Expression of CD62L, CD127, and CD27 on vaccine-elicited p18-specific CD8⁺ T cells. Mice were immunized with rSmeg-gp120 (5 × 10⁷ CFU) or DNA-gp120 (50 μg). Ten weeks postimmunization mice were boosted with the same quantity of the same vector. p18-specific CD8⁺ T cells were detected in the peripheral blood with an H-2D^d/p18 tetramer, and the expression of CD62L, CD127, and CD27 on gated H-2D^d/p18 tetramer-positive CD8⁺ T cells was determined by flow cytometry.

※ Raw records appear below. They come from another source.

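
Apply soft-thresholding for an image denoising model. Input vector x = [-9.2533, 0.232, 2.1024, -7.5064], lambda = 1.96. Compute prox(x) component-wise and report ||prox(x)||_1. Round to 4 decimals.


Soft-thresholding with lambda = 1.96:
prox(-9.2533) = sign(-9.2533)*max(|-9.2533| - 1.96, 0) = -7.2933
prox(0.232) = sign(0.232)*max(|0.232| - 1.96, 0) = 0.0
prox(2.1024) = sign(2.1024)*max(|2.1024| - 1.96, 0) = 0.1424
prox(-7.5064) = sign(-7.5064)*max(|-7.5064| - 1.96, 0) = -5.5464
prox(x) = [-7.2933, 0.0, 0.1424, -5.5464]
||prox(x)||_1 = 7.2933 + 0.0 + 0.1424 + 5.5464 = 12.9821


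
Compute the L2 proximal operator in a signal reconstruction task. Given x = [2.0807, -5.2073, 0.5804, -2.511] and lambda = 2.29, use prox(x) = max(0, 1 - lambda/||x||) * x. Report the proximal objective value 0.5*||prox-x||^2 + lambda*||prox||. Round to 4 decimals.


Step 1: Compute ||x||.
||x|| = 6.1715
Step 2: Compute scaling factor.
scale = max(0, 1 - 2.29/6.1715) = 0.6289
Step 3: prox(x) = [1.3086, -3.2751, 0.365, -1.5793]
||prox(x)|| = 3.8815
Step 4: Proximal objective.
0.5*||prox-x||^2 = 2.6221
lambda*||prox|| = 8.8886
Total = 11.5107


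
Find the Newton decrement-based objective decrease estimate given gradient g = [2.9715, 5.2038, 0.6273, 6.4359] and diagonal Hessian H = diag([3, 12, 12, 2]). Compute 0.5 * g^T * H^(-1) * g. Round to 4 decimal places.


Step 1: H is diagonal, so H^(-1) * g = [0.9905, 0.4337, 0.0523, 3.218].
Step 2: g^T H^(-1) g = sum_i g_i^2 / H_ii
  = (2.9715)^2/3 + (5.2038)^2/12 + (0.6273)^2/12 + (6.4359)^2/2
  = 2.9433 + 2.2566 + 0.0328 + 20.7104 = 25.9431
Step 3: Objective decrease = 0.5 * g^T H^(-1) g = 12.9715


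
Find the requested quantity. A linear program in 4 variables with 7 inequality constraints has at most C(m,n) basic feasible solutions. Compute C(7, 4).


Each vertex corresponds to some choice of n active constraints out of m, so the number of vertices is at most C(m, n) = m! / (n!(m-n)!).
m = 7, n = 4
Numerator: 7 * 6 * 5 * 4
Denominator: 4! = 24
C(7, 4) = 35


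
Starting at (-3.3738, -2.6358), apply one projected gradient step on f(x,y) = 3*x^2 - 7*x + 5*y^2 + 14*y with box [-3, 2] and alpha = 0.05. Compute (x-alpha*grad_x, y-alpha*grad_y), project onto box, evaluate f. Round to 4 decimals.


Step 1: Compute gradient at (-3.3738, -2.6358).
grad_x = 2*3*-3.3738 - 7 = -27.2428
grad_y = 2*5*-2.6358 + 14 = -12.358
Step 2: Gradient step.
x_raw = -3.3738 - 0.05*-27.2428 = -2.0117
y_raw = -2.6358 - 0.05*-12.358 = -2.0179
Step 3: Project onto [-3, 2].
x_proj = clip(-2.0117) = -2.0117
y_proj = clip(-2.0179) = -2.0179
Step 4: Evaluate f.
f(-2.0117, -2.0179) = 18.3309


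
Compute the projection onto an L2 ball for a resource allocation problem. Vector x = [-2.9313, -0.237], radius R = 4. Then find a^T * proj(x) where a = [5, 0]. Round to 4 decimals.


Step 1: Compute ||x|| (intermediates to 6 decimals).
||x|| = sqrt((-2.9313)^2 + (-0.237)^2) = 2.940865
Step 2: Project.
Since ||x|| <= R, proj = x (no scaling needed).
proj(x) = [-2.9313, -0.237]
Step 3: Dot product.
a^T * proj(x) = 5*(-2.9313) + 0*(-0.237) = -14.6565


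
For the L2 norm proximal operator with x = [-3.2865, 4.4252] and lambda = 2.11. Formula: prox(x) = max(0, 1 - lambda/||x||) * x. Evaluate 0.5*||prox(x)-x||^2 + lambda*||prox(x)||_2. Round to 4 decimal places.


Step 1: Compute ||x||.
||x|| = 5.5121
Step 2: Compute scaling factor.
scale = max(0, 1 - 2.11/5.5121) = 0.6172
Step 3: prox(x) = [-2.0285, 2.7313]
||prox(x)|| = 3.4021
Step 4: Proximal objective.
0.5*||prox-x||^2 = 2.2261
lambda*||prox|| = 7.1784
Total = 9.4045


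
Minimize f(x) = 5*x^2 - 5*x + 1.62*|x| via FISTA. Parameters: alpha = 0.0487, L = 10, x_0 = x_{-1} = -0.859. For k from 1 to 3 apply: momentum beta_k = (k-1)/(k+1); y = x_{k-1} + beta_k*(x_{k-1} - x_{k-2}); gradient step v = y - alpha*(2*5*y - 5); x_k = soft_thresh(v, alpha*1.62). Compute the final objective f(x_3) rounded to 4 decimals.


FISTA on f(x) = 5*x^2 - 5*x + 1.62*|x|
L = 10, alpha = 0.0487
Iteration 1: beta = 0.0, y = -0.859 + 0.0*(-0.859 + 0.859) = -0.859
  grad(y) = -13.59, v = y - alpha*grad = -0.1972
  prox(v) = soft_thresh(-0.1972, 0.0789) = -0.1183
Iteration 2: beta = 0.3333, y = -0.1183 + 0.3333*(-0.1183 + 0.859) = 0.1286
  grad(y) = -3.7136, v = y - alpha*grad = 0.3095
  prox(v) = soft_thresh(0.3095, 0.0789) = 0.2306
Iteration 3: beta = 0.5, y = 0.2306 + 0.5*(0.2306 + 0.1183) = 0.405
  grad(y) = -0.9497, v = y - alpha*grad = 0.4513
  prox(v) = soft_thresh(0.4513, 0.0789) = 0.3724
f(x_3) = 5*0.3724^2 - 5*0.3724 + 1.62*|0.3724| = -0.5653


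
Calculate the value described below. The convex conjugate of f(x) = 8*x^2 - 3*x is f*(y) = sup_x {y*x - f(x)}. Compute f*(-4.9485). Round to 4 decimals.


f*(y) = sup_x {y*x - a*x^2 - b*x} = sup_x {(y-b)*x - a*x^2}
FOC: (y - b) - 2a*x = 0 => x* = (y - b)/(2a)
x* = (-4.9485 + 3)/(2*8) = -0.1218
f*(-4.9485) = (y-b)^2/(4a) = (-4.9485 + 3)^2/(4*8)
= 3.7967/32 = 0.1186


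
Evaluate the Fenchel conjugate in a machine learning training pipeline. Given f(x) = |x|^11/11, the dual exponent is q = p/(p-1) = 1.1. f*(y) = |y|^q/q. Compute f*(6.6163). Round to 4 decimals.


The conjugate exponent q satisfies 1/p + 1/q = 1.
p = 11, so q = 11/(11 - 1) = 1.1
|y|^q = 6.6163^1.1 = 7.9924
f*(6.6163) = 7.9924 / 1.1 = 7.2658


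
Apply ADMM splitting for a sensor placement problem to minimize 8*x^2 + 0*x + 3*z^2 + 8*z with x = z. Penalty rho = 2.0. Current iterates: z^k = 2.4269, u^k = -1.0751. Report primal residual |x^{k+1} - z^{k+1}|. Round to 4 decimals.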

Data are presented as the percentages of tetramer-positive CD8⁺ T cells that were CD62L^hi, CD127^hi, or CD27^hi and are the means of results from five mice per group. SE were always less than 10%. (B) Splenocytes were harvested 7 days (rSmeg-gp120) or 14 days (DNA-gp120) after the boost immunization and were cultured for 6 h in the presence of medium alone or p18 peptide (2 μg/ml). Data are presented as the percentages of tetramer-positive CD8⁺ T cells staining positively for CD107a/b and are the means of results from five mice per group ± SE. *, P < 0.01, compared to the CD107a/b expression in DNA-immunized mice.